番頭は帳場で神妙を装い、やたらに大福帳をめくって意味も無く算盤をぱちぱちやって、はじめは出鱈目でも、そのうちに少しの不審を見つけ、本気になって勘定をし直し、長松は傍に行儀よく坐ってあくびを噛み殺しながら反古紙の皺をのばし、手習帳をつくって、どうにも眠くてかなわなくなれば、急ぎ読本を取出し、奥に聞えよがしの大声で、徳は孤ならず必ず隣あり、と読み上げ、下男の九助は、破れた菰をほどいて銭差を綯えば、下女のお竹は、いまのうちに朝のおみおつけの実でも、と重い尻をよいしょとあげ、穴倉へはいって青菜を捜し、お針のお六は行燈の陰で背中を丸くしてほどきものに余念がなさそうな振りをしていて、猫さえ油断なく眼を光らせ、台所にかたりと幽かな音がしても、にゃあと鳴き、いよいよ財産は殖えるばかりで、この家安泰無事長久の有様ではあったが、若大将ひとり怏々として楽しまず、女房の毎夜の寝物語は味噌漬がどうしたの塩鮭の骨がどうしたのと呆れるほど興覚めな事だけで、せっかくお金が唸るほどありながら悋気の女房をもらったばかりに眼まいするほど長湯して、そうして味噌漬の話や塩鮭の話を拝聴していなければならぬ、おのれ、いまに隠居が死んだら、とけしからぬ事を考え、うわべは何気なさそうに立ち働き、内心ひそかによろしき時機をねらっていた。
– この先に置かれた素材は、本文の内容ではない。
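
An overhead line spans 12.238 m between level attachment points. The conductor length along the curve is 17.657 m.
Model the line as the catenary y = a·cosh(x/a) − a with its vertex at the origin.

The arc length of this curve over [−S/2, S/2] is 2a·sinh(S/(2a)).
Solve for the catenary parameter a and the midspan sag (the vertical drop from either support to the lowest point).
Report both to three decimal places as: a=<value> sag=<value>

seed: a₀ = √(S³/(24(L−S))) = √(12.238³/(24·5.419)) = 3.754054
iter 1: u=1.629971  f(a)=+7.671e-01  f'(a)=-3.731e+00  a ← 3.754054 − (+7.671e-01/-3.731e+00) = 3.959688
iter 2: u=1.545324  f(a)=+6.754e-02  f'(a)=-3.100e+00  a ← 3.959688 − (+6.754e-02/-3.100e+00) = 3.981475
iter 3: u=1.536868  f(a)=+6.352e-04  f'(a)=-3.042e+00  a ← 3.981475 − (+6.352e-04/-3.042e+00) = 3.981684
iter 4: u=1.536787  f(a)=+5.736e-08  f'(a)=-3.041e+00  a ← 3.981684 − (+5.736e-08/-3.041e+00) = 3.981684
iter 5: u=1.536787  f(a)=+3.553e-15  f'(a)=-3.041e+00  a ← 3.981684 − (+3.553e-15/-3.041e+00) = 3.981684
converged: |Δa| < 1e-12 after 5 iterations
sag = a·(cosh(S/(2a)) − 1) = 3.981684·(cosh(1.536787) − 1) = 5.703161
T_max/T_min = cosh(S/(2a)) = 2.432349

a=3.982 sag=5.703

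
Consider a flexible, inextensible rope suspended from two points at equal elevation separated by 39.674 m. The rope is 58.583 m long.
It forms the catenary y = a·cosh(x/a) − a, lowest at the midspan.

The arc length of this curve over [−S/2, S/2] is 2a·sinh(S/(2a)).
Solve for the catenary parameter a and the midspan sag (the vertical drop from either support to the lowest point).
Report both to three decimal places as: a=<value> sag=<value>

seed: a₀ = √(S³/(24(L−S))) = √(39.674³/(24·18.909)) = 11.730569
iter 1: u=1.691052  f(a)=+2.895e+00  f'(a)=-4.245e+00  a ← 11.730569 − (+2.895e+00/-4.245e+00) = 12.412589
iter 2: u=1.598136  f(a)=+2.717e-01  f'(a)=-3.483e+00  a ← 12.412589 − (+2.717e-01/-3.483e+00) = 12.490606
iter 3: u=1.588154  f(a)=+2.940e-03  f'(a)=-3.408e+00  a ← 12.490606 − (+2.940e-03/-3.408e+00) = 12.491469
iter 4: u=1.588044  f(a)=+3.525e-07  f'(a)=-3.407e+00  a ← 12.491469 − (+3.525e-07/-3.407e+00) = 12.491469
iter 5: u=1.588044  f(a)=+0.000e+00  f'(a)=-3.407e+00  a ← 12.491469 − (+0.000e+00/-3.407e+00) = 12.491469
converged: |Δa| < 1e-12 after 5 iterations
sag = a·(cosh(S/(2a)) − 1) = 12.491469·(cosh(1.588044) − 1) = 19.352349
T_max/T_min = cosh(S/(2a)) = 2.549245

a=12.491 sag=19.352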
やがて隠居夫婦も寄る年波、紙小縒の羽織紐がまだ六本引出しの中に残ってあると言い遺して老父まず往生すれば、老母はその引出しに羽織紐が四本しか無いのを気に病み、これも程なく後を追い、もはやこの家に気兼ねの者は無く、名実共に若大将の天下、まず悋気の女房を連れて伊勢参宮、ついでに京大阪を廻り、都のしゃれた風俗を見せ、野暮な女房を持ったばかりに亭主は人殺しをして牢へはいるという筋の芝居を見せて、女房の悋気のつつしむべき所以を無言の裡に教訓し、都のはやりの派手な着物や帯をどっさり買ってやったら女房は、女心のあさましく、国へ帰ってからも都の人に負けじと美しく装い茶の湯、活花など神妙らしく稽古して、寝物語に米味噌の事を言い出すのは野暮とたしなみ、肥桶をかついで茶屋遊びする人は無いものだという事もわかり、殊にも悋気はあさましいものと深く恥じ、
「あたしだって、悋気をいい事だとは思っていなかったのですけれど、お父さんやお母さんがお喜びになるので、ついあんな大声を挙げてわるかったわね。